Abraham Lincoln Birthplace – Hodgenville, Kentucky (2012)

Abraham Lincoln was born on February 12, 1890, in a log cabin near Sinking Spring. Growing up in rural Kentucky, his character was shaped by the hard work and tragedy of frontier life. As the 16th president, his policies and politics saved the Union and ended slavery in the United States. The park has two locations: the Birthplace where the Lincoln family lived from 1808 to 1811 and the Boyhood Home at Knob Creek where the Lincolns lived from 1811 to 1816.

A Memorial building was erected by popular subscription through the Lincoln Farm Association. Joseph W. Folk was President, Robert J. Collier, Vice President and Chairman of the Executive Committee, Clarence H Mackay, Treasurer, and Richard Lloyd Jones as Secretary. John Russell Pope was architect. The corner stone was laid by President Theodore Roosevelt on February 12, 1909, and the completed monument was dedicated by President Taft on November 9, 1911.
The Board of Trustees of the Lincoln Farm Association was a who’s who of leading figures in the early 20th century.
- William H. Taft, President of the US
- Joseph W. Folk
- Horace Porter
- Charles E. Hughes
- Oscar S. Stravs
- John A. Johnson
- Albert Shaw
- Samuel L. Clemens, author also under the name of Mark Twin
- Clarence H. Mackay
- Norman Hapgood
- Lyman J. Gage
- Samuel Compers
- August Belmont
- Robert J. Collier
- Augustus E. Willson
- Henry Watterson
- Jenkin Lloyd Jones
- Thomas Hastings
- Ida M. Tarbell
- Charles A. Towne
- Richard Lloyd Jones
- Cardinal Gibbons
- Joseph H. Choate
- Edward M. Shepard
- William J. Bryan
- Charles E. Miner
- William T. Jerome
- Augustus St. Gaudents, artist and sculptor


John Russell Pope’s neoclassical architecture reflects the nation’s adulation of Abraham Lincoln and its budding interest in historic preservation after the Civil War. The Lincoln Farm Association constructed this Memorial Building between 1907-911 to preserve what was thought to be Lincoln’s birth cabin as a “national shrine” perpetuating his life as an “abiding symbol of opportunity with which democracy endows men.” The association’s dream came true in 1916 when the site was designed the Abraham Lincoln National Park. About 40 years later, further research revealed that the cabin was not the original Lincoln cabin. However, it remains an icon of Lincoln’s humble beginnings.

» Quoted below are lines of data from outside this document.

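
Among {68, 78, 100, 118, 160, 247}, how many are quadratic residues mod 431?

(68/431) = -1 → non-residue.
(78/431) = -1 → non-residue.
(100/431) = +1 → QR.
(118/431) = +1 → QR.
(160/431) = +1 → QR.
(247/431) = -1 → non-residue.
Total quadratic residues among the 6: 3.

3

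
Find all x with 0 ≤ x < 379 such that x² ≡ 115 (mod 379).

Since 379 ≡ 3 (mod 4), a square root of 115 is 115^((379+1)/4) = 115^95 mod 379.
Repeated squaring: 115^2≡339, 115^4≡84, 115^8≡234, 115^16≡180, 115^32≡185, 115^64≡115 (mod 379).
115^95 = 115^(64+16+8+4+2+1) ≡ 185 (mod 379).
Check: 185² = 34225 ≡ 115 (mod 379). The two roots are 185 and 194.

185, 194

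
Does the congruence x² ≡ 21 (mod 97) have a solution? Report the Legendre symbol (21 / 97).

Reciprocity: 21 ≡ 1 and 97 ≡ 1 (mod 4), so (21/97) = +(97/21).
Reduce top mod 21: now compute (13/21).
Reciprocity: 13 ≡ 1 and 21 ≡ 1 (mod 4), so (13/21) = +(21/13).
Reduce top mod 13: now compute (8/13).
Pull out 2^3: since 13 ≡ 5 (mod 8), (2/13) = -1, so (2/13)^3 = -1.
Reached (1/13) = 1. Collecting the sign flips along the way, the symbol is -1.

-1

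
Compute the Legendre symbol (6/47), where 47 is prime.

Pull out 2: since 47 ≡ 7 (mod 8), (2/47) = +1.
Reciprocity: 3 ≡ 3 and 47 ≡ 3 (mod 4), so (3/47) = −(47/3).
Reduce top mod 3: now compute (2/3).
Pull out 2: since 3 ≡ 3 (mod 8), (2/3) = -1.
Reached (1/3) = 1. Collecting the sign flips along the way, the symbol is +1.

1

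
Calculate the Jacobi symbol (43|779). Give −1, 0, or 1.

Reciprocity: 43 ≡ 3 and 779 ≡ 3 (mod 4), so (43/779) = −(779/43).
Reduce top mod 43: now compute (5/43).
Reciprocity: 5 ≡ 1 and 43 ≡ 3 (mod 4), so (5/43) = +(43/5).
Reduce top mod 5: now compute (3/5).
Reciprocity: 3 ≡ 3 and 5 ≡ 1 (mod 4), so (3/5) = +(5/3).
Reduce top mod 3: now compute (2/3).
Pull out 2: since 3 ≡ 3 (mod 8), (2/3) = -1.
Reached (1/3) = 1. Collecting the sign flips along the way, the symbol is +1.

1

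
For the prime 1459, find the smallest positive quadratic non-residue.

2

(2/1459) = −1, so 2 is the smallest positive non-residue mod 1459.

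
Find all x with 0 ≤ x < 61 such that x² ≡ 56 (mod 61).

19, 42

61 ≡ 1 (mod 4), so we find a root by search.
Trying successive values, 19² = 361 ≡ 56 (mod 61). The other root is 61 − 19 = 42.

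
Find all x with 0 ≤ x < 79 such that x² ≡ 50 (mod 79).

Since 79 ≡ 3 (mod 4), a square root of 50 is 50^((79+1)/4) = 50^20 mod 79.
Repeated squaring: 50^2≡51, 50^4≡73, 50^8≡36, 50^16≡32 (mod 79).
50^20 = 50^(16+4) ≡ 45 (mod 79).
Check: 45² = 2025 ≡ 50 (mod 79). The two roots are 34 and 45.

34, 45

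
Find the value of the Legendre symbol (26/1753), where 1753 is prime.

-1

Pull out 2: since 1753 ≡ 1 (mod 8), (2/1753) = +1.
Reciprocity: 13 ≡ 1 and 1753 ≡ 1 (mod 4), so (13/1753) = +(1753/13).
Reduce top mod 13: now compute (11/13).
Reciprocity: 11 ≡ 3 and 13 ≡ 1 (mod 4), so (11/13) = +(13/11).
Reduce top mod 11: now compute (2/11).
Pull out 2: since 11 ≡ 3 (mod 8), (2/11) = -1.
Reached (1/11) = 1. Collecting the sign flips along the way, the symbol is -1.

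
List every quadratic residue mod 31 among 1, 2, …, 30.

1,2,4,5,7,8,9,10,14,16,18,19,20,25,28

Square k = 1,…,15 (k and 31−k give the same square):
1²=1, 2²=4, 3²=9, 4²=16, 5²=25, 6²≡5, 7²≡18, 8²≡2, 9²≡19, 10²≡7, 11²≡28, 12²≡20, 13²≡14, 14²≡10, 15²≡8 (mod 31).
So the quadratic residues mod 31 are {1, 2, 4, 5, 7, 8, 9, 10, 14, 16, 18, 19, 20, 25, 28}.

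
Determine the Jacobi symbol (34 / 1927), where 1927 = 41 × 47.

Pull out 2: since 1927 ≡ 7 (mod 8), (2/1927) = +1.
Reciprocity: 17 ≡ 1 and 1927 ≡ 3 (mod 4), so (17/1927) = +(1927/17).
Reduce top mod 17: now compute (6/17).
Pull out 2: since 17 ≡ 1 (mod 8), (2/17) = +1.
Reciprocity: 3 ≡ 3 and 17 ≡ 1 (mod 4), so (3/17) = +(17/3).
Reduce top mod 3: now compute (2/3).
Pull out 2: since 3 ≡ 3 (mod 8), (2/3) = -1.
Reached (1/3) = 1. Collecting the sign flips along the way, the symbol is -1.

-1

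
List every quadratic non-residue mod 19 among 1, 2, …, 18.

Square k = 1,…,9 (k and 19−k give the same square):
1²=1, 2²=4, 3²=9, 4²=16, 5²≡6, 6²≡17, 7²≡11, 8²≡7, 9²≡5 (mod 19).
The residues are {1, 4, 5, 6, 7, 9, 11, 16, 17}; the non-residues are the remaining 9 nonzero classes.

2,3,8,10,12,13,14,15,18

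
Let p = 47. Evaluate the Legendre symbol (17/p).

Reciprocity: 17 ≡ 1 and 47 ≡ 3 (mod 4), so (17/47) = +(47/17).
Reduce top mod 17: now compute (13/17).
Reciprocity: 13 ≡ 1 and 17 ≡ 1 (mod 4), so (13/17) = +(17/13).
Reduce top mod 13: now compute (4/13).
Pull out 2^2: since 13 ≡ 5 (mod 8), (2/13) = -1, so (2/13)^2 = +1.
Reached (1/13) = 1. Collecting the sign flips along the way, the symbol is +1.

1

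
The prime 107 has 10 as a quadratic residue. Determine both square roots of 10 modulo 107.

44, 63

Since 107 ≡ 3 (mod 4), a square root of 10 is 10^((107+1)/4) = 10^27 mod 107.
Repeated squaring: 10^2≡100, 10^4≡49, 10^8≡47, 10^16≡69 (mod 107).
10^27 = 10^(16+8+2+1) ≡ 44 (mod 107).
Check: 44² = 1936 ≡ 10 (mod 107). The two roots are 44 and 63.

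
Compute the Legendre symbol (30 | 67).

-1

Pull out 2: since 67 ≡ 3 (mod 8), (2/67) = -1.
Reciprocity: 15 ≡ 3 and 67 ≡ 3 (mod 4), so (15/67) = −(67/15).
Reduce top mod 15: now compute (7/15).
Reciprocity: 7 ≡ 3 and 15 ≡ 3 (mod 4), so (7/15) = −(15/7).
Reduce top mod 7: now compute (1/7).
Reached (1/7) = 1. Collecting the sign flips along the way, the symbol is -1.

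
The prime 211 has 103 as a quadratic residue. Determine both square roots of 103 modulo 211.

Since 211 ≡ 3 (mod 4), a square root of 103 is 103^((211+1)/4) = 103^53 mod 211.
Repeated squaring: 103^2≡59, 103^4≡105, 103^8≡53, 103^16≡66, 103^32≡136 (mod 211).
103^53 = 103^(32+16+4+1) ≡ 37 (mod 211).
Check: 37² = 1369 ≡ 103 (mod 211). The two roots are 37 and 174.

37, 174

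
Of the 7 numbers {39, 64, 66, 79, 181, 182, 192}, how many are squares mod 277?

5

(39/277) = +1 → QR.
(64/277) = +1 → QR.
(66/277) = +1 → QR.
(79/277) = +1 → QR.
(181/277) = -1 → non-residue.
(182/277) = -1 → non-residue.
(192/277) = +1 → QR.
Total quadratic residues among the 7: 5.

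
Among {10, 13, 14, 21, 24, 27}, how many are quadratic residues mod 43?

5

(10/43) = +1 → QR.
(13/43) = +1 → QR.
(14/43) = +1 → QR.
(21/43) = +1 → QR.
(24/43) = +1 → QR.
(27/43) = -1 → non-residue.
Total quadratic residues among the 6: 5.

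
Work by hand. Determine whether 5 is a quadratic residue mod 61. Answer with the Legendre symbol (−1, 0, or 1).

Reciprocity: 5 ≡ 1 and 61 ≡ 1 (mod 4), so (5/61) = +(61/5).
Reduce top mod 5: now compute (1/5).
Reached (1/5) = 1. Collecting the sign flips along the way, the symbol is +1.

1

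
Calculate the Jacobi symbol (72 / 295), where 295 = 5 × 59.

Pull out 2^3: since 295 ≡ 7 (mod 8), (2/295) = +1, so (2/295)^3 = +1.
Reciprocity: 9 ≡ 1 and 295 ≡ 3 (mod 4), so (9/295) = +(295/9).
Reduce top mod 9: now compute (7/9).
Reciprocity: 7 ≡ 3 and 9 ≡ 1 (mod 4), so (7/9) = +(9/7).
Reduce top mod 7: now compute (2/7).
Pull out 2: since 7 ≡ 7 (mod 8), (2/7) = +1.
Reached (1/7) = 1. Collecting the sign flips along the way, the symbol is +1.

1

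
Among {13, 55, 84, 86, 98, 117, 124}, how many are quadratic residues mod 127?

5

(13/127) = +1 → QR.
(55/127) = -1 → non-residue.
(84/127) = +1 → QR.
(86/127) = -1 → non-residue.
(98/127) = +1 → QR.
(117/127) = +1 → QR.
(124/127) = +1 → QR.
Total quadratic residues among the 7: 5.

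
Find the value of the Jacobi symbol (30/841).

Pull out 2: since 841 ≡ 1 (mod 8), (2/841) = +1.
Reciprocity: 15 ≡ 3 and 841 ≡ 1 (mod 4), so (15/841) = +(841/15).
Reduce top mod 15: now compute (1/15).
Reached (1/15) = 1. Collecting the sign flips along the way, the symbol is +1.

1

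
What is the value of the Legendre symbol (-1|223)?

-1

Euler's criterion: (-1/223) ≡ 222^111 (mod 223).
222^2 ≡ 1 (mod 223)
222^4 ≡ 1 (mod 223)
222^8 ≡ 1 (mod 223)
222^16 ≡ 1 (mod 223)
222^32 ≡ 1 (mod 223)
222^64 ≡ 1 (mod 223)
222^111 = 222^(64+32+8+4+2+1) ≡ 222 (mod 223).
Result is 222 ≡ −1, so (-1/223) = −1.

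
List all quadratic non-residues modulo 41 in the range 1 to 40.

Square k = 1,…,20 (k and 41−k give the same square):
1²=1, 2²=4, 3²=9, 4²=16, 5²=25, 6²=36, 7²≡8, 8²≡23, 9²≡40, 10²≡18, 11²≡39, 12²≡21, 13²≡5, 14²≡32, 15²≡20, 16²≡10, 17²≡2, 18²≡37, 19²≡33, 20²≡31 (mod 41).
The residues are {1, 2, 4, 5, 8, 9, 10, 16, 18, 20, 21, 23, 25, 31, 32, 33, 36, 37, 39, 40}; the non-residues are the remaining 20 nonzero classes.

3,6,7,11,12,13,14,15,17,19,22,24,26,27,28,29,30,34,35,38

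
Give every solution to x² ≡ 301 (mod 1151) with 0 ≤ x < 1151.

Since 1151 ≡ 3 (mod 4), a square root of 301 is 301^((1151+1)/4) = 301^288 mod 1151.
Repeated squaring: 301^2≡823, 301^4≡541, 301^8≡327, 301^16≡1037, 301^32≡335, 301^64≡578, 301^128≡294, 301^256≡111 (mod 1151).
301^288 = 301^(256+32) ≡ 353 (mod 1151).
Check: 353² = 124609 ≡ 301 (mod 1151). The two roots are 353 and 798.

353, 798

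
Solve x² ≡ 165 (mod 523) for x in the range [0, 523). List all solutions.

132, 391

Since 523 ≡ 3 (mod 4), a square root of 165 is 165^((523+1)/4) = 165^131 mod 523.
Repeated squaring: 165^2≡29, 165^4≡318, 165^8≡185, 165^16≡230, 165^32≡77, 165^64≡176, 165^128≡119 (mod 523).
165^131 = 165^(128+2+1) ≡ 391 (mod 523).
Check: 391² = 152881 ≡ 165 (mod 523). The two roots are 132 and 391.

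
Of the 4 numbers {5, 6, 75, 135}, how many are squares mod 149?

2

(5/149) = +1 → QR.
(6/149) = +1 → QR.
(75/149) = -1 → non-residue.
(135/149) = -1 → non-residue.
Total quadratic residues among the 4: 2.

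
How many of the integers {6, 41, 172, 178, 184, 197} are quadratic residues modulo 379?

(6/379) = +1 → QR.
(41/379) = +1 → QR.
(172/379) = -1 → non-residue.
(178/379) = +1 → QR.
(184/379) = -1 → non-residue.
(197/379) = +1 → QR.
Total quadratic residues among the 6: 4.

4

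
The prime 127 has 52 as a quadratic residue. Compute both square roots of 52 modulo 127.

Since 127 ≡ 3 (mod 4), a square root of 52 is 52^((127+1)/4) = 52^32 mod 127.
Repeated squaring: 52^2≡37, 52^4≡99, 52^8≡22, 52^16≡103, 52^32≡68 (mod 127).
52^32 = 52^(32) ≡ 68 (mod 127).
Check: 68² = 4624 ≡ 52 (mod 127). The two roots are 59 and 68.

59, 68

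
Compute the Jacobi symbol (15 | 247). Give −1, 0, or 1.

1

Reciprocity: 15 ≡ 3 and 247 ≡ 3 (mod 4), so (15/247) = −(247/15).
Reduce top mod 15: now compute (7/15).
Reciprocity: 7 ≡ 3 and 15 ≡ 3 (mod 4), so (7/15) = −(15/7).
Reduce top mod 7: now compute (1/7).
Reached (1/7) = 1. Collecting the sign flips along the way, the symbol is +1.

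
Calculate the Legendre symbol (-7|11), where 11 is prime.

1

First reduce: -7 ≡ 4 (mod 11).
Pull out 2^2: since 11 ≡ 3 (mod 8), (2/11) = -1, so (2/11)^2 = +1.
Reached (1/11) = 1. Collecting the sign flips along the way, the symbol is +1.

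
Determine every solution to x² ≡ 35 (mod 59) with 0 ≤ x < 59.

Since 59 ≡ 3 (mod 4), a square root of 35 is 35^((59+1)/4) = 35^15 mod 59.
Repeated squaring: 35^2≡45, 35^4≡19, 35^8≡7 (mod 59).
35^15 = 35^(8+4+2+1) ≡ 25 (mod 59).
Check: 25² = 625 ≡ 35 (mod 59). The two roots are 25 and 34.

25, 34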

One method to determine the actual cabin site was identification of a “boundary oak” that preceded Lincoln’s birth by approximate 28 years. An 1805 survey showed the tree as a property line marker. The Lincoln family cabin is believed to have been within 150 yards of the tree. The tree grew to a diameter of six feet and 90 feet tall with braches spread 115 wide, before the tree tied in 1976.

The Lincoln family had an impressive journey from Massachusetts through New Jersey, Pennsylvania, Virginia, Kentucky, Indiana, and Illinois before thrusting Abraham Lincoln to Washington, DC as President.